You are as much, if not more of a “farmer” than any of us and there is no need to be shy or hesitant about. Please don’t stop. Tell and show anyone who will listen what you are doing and don’t, whatever you do, don’t stop.

Barbara, you rock. The ‘force’ is strong in you!!

You are such an inspiration. I am forwarding links to this post to all the teachers I know.

Barbara,

What you’ve done there is flat out wonderful. Thank you Thank you! KEEP GOING!
How lovely. How absolutely lovely.

Enjoyed your post! Like you I’m an “urban farmer”. I bought a 1/4 acre lot ang got busy. Here in southwest Louisiana urban property costs are pretty low compared to CA, I’m sure. Have you thought about “farming” in the backyards of your neighbors? Check this out: http://hyperlocavore.com

I’m on the fence as to whether to move out of the city since I do work here. You may enjoy the book FARM CITY by Novella Carpenter. Although she and I are worlds apart in terms of political and religious views, the book was a real hoot. She raised all kinds of animals and vegetables on a vacant lot and fed all the animals with food she got out of dumpsters behind organic/gourmet resterants and grocery stores in Oakland, CA.

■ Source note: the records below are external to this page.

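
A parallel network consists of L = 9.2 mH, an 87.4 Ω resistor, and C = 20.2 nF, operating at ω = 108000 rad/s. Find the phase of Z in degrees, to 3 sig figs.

X_L = ωL = 994 Ω
X_C = 1/(ωC) = 458 Ω
Parallel: admittances add. Y = 1/R + 1/(jωL) + jωC
Y = (0.0114 + j0.00118) S
|Y| = 0.0115 S → |Z| = 1/|Y| = 86.9 Ω, ∠Z = −∠Y = -5.86°

-5.86°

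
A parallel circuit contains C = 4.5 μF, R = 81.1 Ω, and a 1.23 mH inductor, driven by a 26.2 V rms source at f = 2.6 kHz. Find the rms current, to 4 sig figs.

701.0 mA

ω = 2πf = 16340 rad/s
X_L = ωL = 20.09 Ω
X_C = 1/(ωC) = 13.60 Ω
Parallel: admittances add. Y = 1/R + 1/(jωL) + jωC
Y = (0.01233 + j0.02375) S
|Y| = 0.02676 S → |Z| = 1/|Y| = 37.37 Ω, ∠Z = −∠Y = -62.56°
I = V/|Z| = 26.2/37.37 = 701.0 mA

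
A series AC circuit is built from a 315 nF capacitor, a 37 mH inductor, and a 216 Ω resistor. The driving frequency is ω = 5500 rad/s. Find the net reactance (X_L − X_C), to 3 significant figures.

-374 Ω

X_L = ωL = 204 Ω
X_C = 1/(ωC) = 577 Ω
X = 204 − 577 = -374 Ω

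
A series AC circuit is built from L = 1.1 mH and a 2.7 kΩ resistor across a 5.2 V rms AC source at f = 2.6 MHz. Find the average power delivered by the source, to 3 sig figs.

221 μW

ω = 2πf = 1.634e+07 rad/s
X_L = ωL = 18000 Ω
Z = 2700 + j18000 Ω
|Z| = √(2700² + 18000²) = 18200 Ω
∠Z = arctan(18000/2700) = 81.5°
I = V/|Z| = 286 μA
P = VI cos φ = 5.2 × 0.000286 × cos(81.5°) = 221 μW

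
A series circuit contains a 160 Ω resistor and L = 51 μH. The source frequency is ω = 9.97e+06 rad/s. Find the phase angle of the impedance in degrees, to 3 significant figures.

X_L = ωL = 508 Ω
Z = 160 + j508 Ω
|Z| = √(160² + 508²) = 533 Ω
∠Z = arctan(508/160) = 72.5°

72.5°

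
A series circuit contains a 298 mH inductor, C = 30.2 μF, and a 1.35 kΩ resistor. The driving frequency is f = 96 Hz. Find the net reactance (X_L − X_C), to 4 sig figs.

124.9 Ω

ω = 2πf = 603.2 rad/s
X_L = ωL = 179.7 Ω
X_C = 1/(ωC) = 54.90 Ω
X = 179.7 − 54.90 = 124.9 Ω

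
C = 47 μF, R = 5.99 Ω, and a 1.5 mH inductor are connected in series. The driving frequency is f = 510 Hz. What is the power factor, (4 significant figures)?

ω = 2πf = 3204 rad/s
X_L = ωL = 4.807 Ω
X_C = 1/(ωC) = 6.640 Ω
Net reactance X = X_L − X_C = -1.833 Ω
Z = 5.990 − j1.833 Ω
|Z| = √(5.990² + 1.833²) = 6.264 Ω
∠Z = arctan(-1.833/5.990) = -17.02°
cos φ = cos(-17.02°) = 0.9562

0.9562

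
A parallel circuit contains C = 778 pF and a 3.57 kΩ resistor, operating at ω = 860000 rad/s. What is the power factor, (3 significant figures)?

0.386

X_C = 1/(ωC) = 1490 Ω
Parallel: admittances add. Y = 1/R + jωC
Y = (0.000280 + j0.000669) S
|Y| = 0.000725 S → |Z| = 1/|Y| = 1380 Ω, ∠Z = −∠Y = -67.3°
cos φ = cos(-67.3°) = 0.386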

That was inspirational and very well written. Grow where you are planted applies to people as well as plants. I’m particularly impressed with how you have taken your own unrealized longings and made them a source of great benefit to so many. I’ve spent my whole life in close proximity to the soil and today you taught me something about farming and life.

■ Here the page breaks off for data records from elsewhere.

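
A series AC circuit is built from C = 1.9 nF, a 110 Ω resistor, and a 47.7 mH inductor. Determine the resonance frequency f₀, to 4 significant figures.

ω₀ = 1/√(LC) = 1/√(0.0477 × 1.9e-09) = 105000 rad/s
f₀ = ω₀/(2π) = 16.72 kHz

16.72 kHz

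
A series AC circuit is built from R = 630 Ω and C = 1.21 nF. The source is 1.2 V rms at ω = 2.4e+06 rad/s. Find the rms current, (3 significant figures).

1.67 mA

X_C = 1/(ωC) = 344 Ω
Z = 630 − j344 Ω
|Z| = √(630² + 344²) = 718 Ω
I = V/|Z| = 1.2/718 = 1.67 mA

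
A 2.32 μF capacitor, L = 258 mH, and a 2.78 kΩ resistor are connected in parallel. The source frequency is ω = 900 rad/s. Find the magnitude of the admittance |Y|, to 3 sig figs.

X_L = ωL = 232 Ω
X_C = 1/(ωC) = 479 Ω
Parallel: admittances add. Y = 1/R + 1/(jωL) + jωC
Y = (0.000360 − j0.00222) S
|Y| = 0.00225 S → |Z| = 1/|Y| = 445 Ω, ∠Z = −∠Y = 80.8°

2.25 mS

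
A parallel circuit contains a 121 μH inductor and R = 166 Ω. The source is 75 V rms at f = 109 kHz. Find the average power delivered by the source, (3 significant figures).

ω = 2πf = 684900 rad/s
X_L = ωL = 82.9 Ω
Parallel: admittances add. Y = 1/R + 1/(jωL)
Y = (0.00602 − j0.0121) S
|Y| = 0.0135 S → |Z| = 1/|Y| = 74.1 Ω, ∠Z = −∠Y = 63.5°
I = V/|Z| = 1.01 A
P = VI cos φ = 75 × 1.01 × cos(63.5°) = 33.9 W

33.9 W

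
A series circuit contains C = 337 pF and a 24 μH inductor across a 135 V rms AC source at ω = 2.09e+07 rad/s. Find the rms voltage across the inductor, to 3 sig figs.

X_L = ωL = 502 Ω
X_C = 1/(ωC) = 142 Ω
Net reactance X = X_L − X_C = 360 Ω
Z = j360 Ω
|Z| = √(0² + 360²) = 360 Ω
I = V/|Z| = 375 mA
V_L = I·|Z_L| = 0.375 × 502 = 188 V

188 V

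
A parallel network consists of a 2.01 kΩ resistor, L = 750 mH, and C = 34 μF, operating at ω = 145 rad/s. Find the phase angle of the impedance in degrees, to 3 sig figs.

X_L = ωL = 109 Ω
X_C = 1/(ωC) = 203 Ω
Parallel: admittances add. Y = 1/R + 1/(jωL) + jωC
Y = (0.000498 − j0.00427) S
|Y| = 0.00429 S → |Z| = 1/|Y| = 233 Ω, ∠Z = −∠Y = 83.3°

83.3°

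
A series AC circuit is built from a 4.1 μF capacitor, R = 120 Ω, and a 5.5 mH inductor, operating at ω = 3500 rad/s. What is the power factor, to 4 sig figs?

0.9219

X_L = ωL = 19.25 Ω
X_C = 1/(ωC) = 69.69 Ω
Net reactance X = X_L − X_C = -50.44 Ω
Z = 120.0 − j50.44 Ω
|Z| = √(120.0² + 50.44²) = 130.2 Ω
∠Z = arctan(-50.44/120.0) = -22.80°
cos φ = cos(-22.80°) = 0.9219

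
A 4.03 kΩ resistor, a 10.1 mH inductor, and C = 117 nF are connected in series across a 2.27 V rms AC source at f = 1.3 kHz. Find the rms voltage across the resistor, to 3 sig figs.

2.21 V

ω = 2πf = 8168 rad/s
X_L = ωL = 82.5 Ω
X_C = 1/(ωC) = 1050 Ω
Net reactance X = X_L − X_C = -964 Ω
Z = 4030 − j964 Ω
|Z| = √(4030² + 964²) = 4140 Ω
I = V/|Z| = 548 μA
V_R = I·|Z_R| = 0.000548 × 4030 = 2.21 V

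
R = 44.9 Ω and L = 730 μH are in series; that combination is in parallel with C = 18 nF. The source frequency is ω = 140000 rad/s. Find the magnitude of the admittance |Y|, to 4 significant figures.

X_L = ωL = 102.2 Ω
X_C = 1/(ωC) = 396.8 Ω
Branch 1 (R+jX_L): Z₁ = 44.90 + j102.2 Ω, |Z₁| = 111.6 Ω
Branch 2 (−jX_C): Z₂ = −j396.8 Ω
Parallel: Z = Z₁Z₂/(Z₁+Z₂), |Z| = 148.6 Ω, ∠Z = 57.62°
|Y| = 1/|Z| = 6.728 mS

6.728 mS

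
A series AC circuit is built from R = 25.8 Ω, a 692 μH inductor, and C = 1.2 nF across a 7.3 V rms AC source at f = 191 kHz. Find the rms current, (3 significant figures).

ω = 2πf = 1.2e+06 rad/s
X_L = ωL = 830 Ω
X_C = 1/(ωC) = 694 Ω
Net reactance X = X_L − X_C = 136 Ω
Z = 25.8 + j136 Ω
|Z| = √(25.8² + 136²) = 138 Ω
I = V/|Z| = 7.3/138 = 52.7 mA

52.7 mA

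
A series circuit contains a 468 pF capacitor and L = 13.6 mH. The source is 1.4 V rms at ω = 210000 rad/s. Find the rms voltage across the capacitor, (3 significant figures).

X_L = ωL = 2860 Ω
X_C = 1/(ωC) = 10200 Ω
Net reactance X = X_L − X_C = -7320 Ω
Z = − j7320 Ω
|Z| = √(0² + 7320²) = 7320 Ω
I = V/|Z| = 191 μA
V_C = I·|Z_C| = 0.000191 × 10200 = 1.95 V

1.95 V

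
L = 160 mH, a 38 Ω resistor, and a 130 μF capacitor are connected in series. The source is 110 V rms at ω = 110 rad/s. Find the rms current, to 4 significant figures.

X_L = ωL = 17.60 Ω
X_C = 1/(ωC) = 69.93 Ω
Net reactance X = X_L − X_C = -52.33 Ω
Z = 38.00 − j52.33 Ω
|Z| = √(38.00² + 52.33²) = 64.67 Ω
I = V/|Z| = 110/64.67 = 1.701 A

1.701 A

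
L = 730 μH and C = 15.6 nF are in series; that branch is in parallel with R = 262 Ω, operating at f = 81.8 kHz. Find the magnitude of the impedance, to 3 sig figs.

ω = 2πf = 514000 rad/s
X_L = ωL = 375 Ω
X_C = 1/(ωC) = 125 Ω
Branch 1: Z₁ = R = 262 Ω
Branch 2 (series LC): Z₂ = j(X_L − X_C) = j250 Ω
Parallel: Z = Z₁Z₂/(Z₁+Z₂), |Z| = 181 Ω, ∠Z = 46.3°

181 Ω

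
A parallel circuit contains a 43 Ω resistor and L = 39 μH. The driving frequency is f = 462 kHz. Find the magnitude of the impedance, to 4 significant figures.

ω = 2πf = 2.903e+06 rad/s
X_L = ωL = 113.2 Ω
Parallel: admittances add. Y = 1/R + 1/(jωL)
Y = (0.02326 − j0.008833) S
|Y| = 0.02488 S → |Z| = 1/|Y| = 40.20 Ω, ∠Z = −∠Y = 20.80°

40.20 Ω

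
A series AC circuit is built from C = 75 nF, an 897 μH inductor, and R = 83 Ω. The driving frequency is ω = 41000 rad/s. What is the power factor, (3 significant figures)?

0.277

X_L = ωL = 36.8 Ω
X_C = 1/(ωC) = 325 Ω
Net reactance X = X_L − X_C = -288 Ω
Z = 83.0 − j288 Ω
|Z| = √(83.0² + 288²) = 300 Ω
∠Z = arctan(-288/83.0) = -73.9°
cos φ = cos(-73.9°) = 0.277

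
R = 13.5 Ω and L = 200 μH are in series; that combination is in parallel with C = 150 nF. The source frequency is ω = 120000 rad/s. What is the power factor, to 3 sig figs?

0.794

X_L = ωL = 24.0 Ω
X_C = 1/(ωC) = 55.6 Ω
Branch 1 (R+jX_L): Z₁ = 13.5 + j24.0 Ω, |Z₁| = 27.5 Ω
Branch 2 (−jX_C): Z₂ = −j55.6 Ω
Parallel: Z = Z₁Z₂/(Z₁+Z₂), |Z| = 44.6 Ω, ∠Z = 37.5°
cos φ = cos(37.5°) = 0.794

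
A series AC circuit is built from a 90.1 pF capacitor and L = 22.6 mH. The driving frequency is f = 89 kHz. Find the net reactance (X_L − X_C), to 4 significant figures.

-7209 Ω

ω = 2πf = 559200 rad/s
X_L = ωL = 12640 Ω
X_C = 1/(ωC) = 19850 Ω
X = 12640 − 19850 = -7209 Ω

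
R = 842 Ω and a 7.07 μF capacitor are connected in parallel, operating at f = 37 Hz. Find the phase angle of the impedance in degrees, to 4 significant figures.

ω = 2πf = 232.5 rad/s
X_C = 1/(ωC) = 608.4 Ω
Parallel: admittances add. Y = 1/R + jωC
Y = (0.001188 + j0.001644) S
|Y| = 0.002028 S → |Z| = 1/|Y| = 493.1 Ω, ∠Z = −∠Y = -54.15°

-54.15°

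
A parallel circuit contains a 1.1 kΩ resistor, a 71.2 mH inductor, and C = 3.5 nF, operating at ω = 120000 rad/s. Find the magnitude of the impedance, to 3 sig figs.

X_L = ωL = 8540 Ω
X_C = 1/(ωC) = 2380 Ω
Parallel: admittances add. Y = 1/R + 1/(jωL) + jωC
Y = (0.000909 + j0.000303) S
|Y| = 0.000958 S → |Z| = 1/|Y| = 1040 Ω, ∠Z = −∠Y = -18.4°

1040 Ω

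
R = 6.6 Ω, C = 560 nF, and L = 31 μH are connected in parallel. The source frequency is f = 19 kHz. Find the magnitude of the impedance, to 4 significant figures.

ω = 2πf = 119400 rad/s
X_L = ωL = 3.701 Ω
X_C = 1/(ωC) = 14.96 Ω
Parallel: admittances add. Y = 1/R + 1/(jωL) + jωC
Y = (0.1515 − j0.2034) S
|Y| = 0.2536 S → |Z| = 1/|Y| = 3.943 Ω, ∠Z = −∠Y = 53.31°

3.943 Ω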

I completely feel your genetic love for the land. My father has always been a farmer, and I would love to have land of my own in which to grow a garden, chickens, etc. But for now, I’m too busy jetting around the world, and have just moved to your neck of the woods. Luckily, I have been able to find student run gardens (in college and grad school, and now again a program with elementary kids nearby) to keep me going.
Thanks for your story.
Connie
https://conniesadventures.wordpress.com/

I also believe the love of farming/gardening is/can be genetic. My mother’s father was a farmer, and she gravitated to the city and later the suburbs. Her flower garden was always important to her. Late in life, my father grew vegetables and was protective of the black rat snake that lived in his garden. I, after having lived my adult life in the city, find myself on ten acres with a deep in-my-soul love of the land.

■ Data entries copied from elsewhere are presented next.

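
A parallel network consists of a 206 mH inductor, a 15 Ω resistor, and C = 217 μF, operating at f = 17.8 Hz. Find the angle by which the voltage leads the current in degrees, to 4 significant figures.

16.01°

ω = 2πf = 111.8 rad/s
X_L = ωL = 23.04 Ω
X_C = 1/(ωC) = 41.20 Ω
Parallel: admittances add. Y = 1/R + 1/(jωL) + jωC
Y = (0.06667 − j0.01913) S
|Y| = 0.06936 S → |Z| = 1/|Y| = 14.42 Ω, ∠Z = −∠Y = 16.01°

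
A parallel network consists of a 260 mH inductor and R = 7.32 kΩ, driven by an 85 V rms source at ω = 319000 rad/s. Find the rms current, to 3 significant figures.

X_L = ωL = 82900 Ω
Parallel: admittances add. Y = 1/R + 1/(jωL)
Y = (0.000137 − j1.21e-05) S
|Y| = 0.000137 S → |Z| = 1/|Y| = 7290 Ω, ∠Z = −∠Y = 5.04°
I = V/|Z| = 85/7290 = 11.7 mA

11.7 mA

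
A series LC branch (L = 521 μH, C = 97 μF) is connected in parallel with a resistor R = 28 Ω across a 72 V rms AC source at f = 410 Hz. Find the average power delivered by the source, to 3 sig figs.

185 W

ω = 2πf = 2576 rad/s
X_L = ωL = 1.34 Ω
X_C = 1/(ωC) = 4.00 Ω
Branch 1: Z₁ = R = 28.0 Ω
Branch 2 (series LC): Z₂ = j(X_L − X_C) = −j2.66 Ω
Parallel: Z = Z₁Z₂/(Z₁+Z₂), |Z| = 2.65 Ω, ∠Z = -84.6°
I = V/|Z| = 27.2 A
P = VI cos φ = 72 × 27.2 × cos(-84.6°) = 185 W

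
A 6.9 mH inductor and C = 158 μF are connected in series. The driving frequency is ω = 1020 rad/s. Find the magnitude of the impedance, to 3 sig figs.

X_L = ωL = 7.04 Ω
X_C = 1/(ωC) = 6.21 Ω
Net reactance X = X_L − X_C = 0.833 Ω
Z = j0.833 Ω
|Z| = √(0² + 0.833²) = 0.833 Ω

0.833 Ω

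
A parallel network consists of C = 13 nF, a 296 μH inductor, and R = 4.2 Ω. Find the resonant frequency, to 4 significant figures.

81.13 kHz

ω₀ = 1/√(LC) = 1/√(0.000296 × 1.3e-08) = 509800 rad/s
f₀ = ω₀/(2π) = 81.13 kHz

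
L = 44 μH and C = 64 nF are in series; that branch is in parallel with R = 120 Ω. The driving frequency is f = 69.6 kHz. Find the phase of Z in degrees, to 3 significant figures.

-82.2°

ω = 2πf = 437300 rad/s
X_L = ωL = 19.2 Ω
X_C = 1/(ωC) = 35.7 Ω
Branch 1: Z₁ = R = 120 Ω
Branch 2 (series LC): Z₂ = j(X_L − X_C) = −j16.5 Ω
Parallel: Z = Z₁Z₂/(Z₁+Z₂), |Z| = 16.3 Ω, ∠Z = -82.2°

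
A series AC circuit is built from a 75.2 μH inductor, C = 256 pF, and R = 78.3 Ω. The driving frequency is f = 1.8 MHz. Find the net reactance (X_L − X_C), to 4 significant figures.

505.1 Ω

ω = 2πf = 1.131e+07 rad/s
X_L = ωL = 850.5 Ω
X_C = 1/(ωC) = 345.4 Ω
X = 850.5 − 345.4 = 505.1 Ω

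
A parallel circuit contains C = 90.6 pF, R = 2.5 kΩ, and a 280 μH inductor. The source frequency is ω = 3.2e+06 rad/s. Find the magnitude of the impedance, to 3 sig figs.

1090 Ω

X_L = ωL = 896 Ω
X_C = 1/(ωC) = 3450 Ω
Parallel: admittances add. Y = 1/R + 1/(jωL) + jωC
Y = (0.000400 − j0.000826) S
|Y| = 0.000918 S → |Z| = 1/|Y| = 1090 Ω, ∠Z = −∠Y = 64.2°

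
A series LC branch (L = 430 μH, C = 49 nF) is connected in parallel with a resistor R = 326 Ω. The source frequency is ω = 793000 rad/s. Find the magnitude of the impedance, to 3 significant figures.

227 Ω

X_L = ωL = 341 Ω
X_C = 1/(ωC) = 25.7 Ω
Branch 1: Z₁ = R = 326 Ω
Branch 2 (series LC): Z₂ = j(X_L − X_C) = j315 Ω
Parallel: Z = Z₁Z₂/(Z₁+Z₂), |Z| = 227 Ω, ∠Z = 46.0°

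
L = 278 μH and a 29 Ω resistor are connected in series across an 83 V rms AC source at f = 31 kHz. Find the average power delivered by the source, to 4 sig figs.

ω = 2πf = 194800 rad/s
X_L = ωL = 54.15 Ω
Z = 29.00 + j54.15 Ω
|Z| = √(29.00² + 54.15²) = 61.43 Ω
∠Z = arctan(54.15/29.00) = 61.83°
I = V/|Z| = 1.351 A
P = VI cos φ = 83 × 1.351 × cos(61.83°) = 52.95 W

52.95 W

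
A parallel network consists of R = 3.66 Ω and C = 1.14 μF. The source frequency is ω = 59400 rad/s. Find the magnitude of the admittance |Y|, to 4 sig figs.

281.5 mS

X_C = 1/(ωC) = 14.77 Ω
Parallel: admittances add. Y = 1/R + jωC
Y = (0.2732 + j0.06772) S
|Y| = 0.2815 S → |Z| = 1/|Y| = 3.553 Ω, ∠Z = −∠Y = -13.92°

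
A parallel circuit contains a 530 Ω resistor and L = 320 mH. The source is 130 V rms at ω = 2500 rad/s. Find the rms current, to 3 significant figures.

294 mA

X_L = ωL = 800 Ω
Parallel: admittances add. Y = 1/R + 1/(jωL)
Y = (0.00189 − j0.00125) S
|Y| = 0.00226 S → |Z| = 1/|Y| = 442 Ω, ∠Z = −∠Y = 33.5°
I = V/|Z| = 130/442 = 294 mA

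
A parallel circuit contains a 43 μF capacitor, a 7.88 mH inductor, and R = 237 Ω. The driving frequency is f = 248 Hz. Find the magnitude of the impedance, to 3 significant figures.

ω = 2πf = 1558 rad/s
X_L = ωL = 12.3 Ω
X_C = 1/(ωC) = 14.9 Ω
Parallel: admittances add. Y = 1/R + 1/(jωL) + jωC
Y = (0.00422 − j0.0144) S
|Y| = 0.0150 S → |Z| = 1/|Y| = 66.5 Ω, ∠Z = −∠Y = 73.7°

66.5 Ω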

Barbara, like Laura, I teared up when I read your post (I’m still swiping at errant tears!). Darn tootin’ you’re a farmer; it’s not where you do it, but what you do. I used to love to get new-graduate RNs to teach although the other nurse managers hated it. I kept telling them, “Look, this is their first job in nursing. If we do it right, we will influence their practice for the remainder of their careers. If we do it right, we are seeding the profession with excellence.” You are doing the same thing with those children in relation to farming and raising food; you’re doing it right. You go, girl!

Oh Barbara, your post brought tears to my eyes. You’re growing so much more than wonderfully fresh produce. You are growing children who know through all their senses what it means to work with nature. This is wisely planted with joy as well as purpose. It will blossom throughout their lives in ways more bountiful than any of us can imagine. Bless you.

Hello Barbara
No reason to be shy. There’s no such thing as an expert farmer/gardener. Mother nature will always be glad to teach you that lesson.
Farming isn’t about size. Just getting outside, work with what you have and definately teach the kids.
I loved your article and I love the photos!

Great to hear from you, Barbara Ayers. I might disagree with you, though: you are indeed a farmer. You are growing some pretty important things. Most of our agribusiness people nowadays are too busy to grow food for their own tables. Those children will have memories of the things they helped plant, too.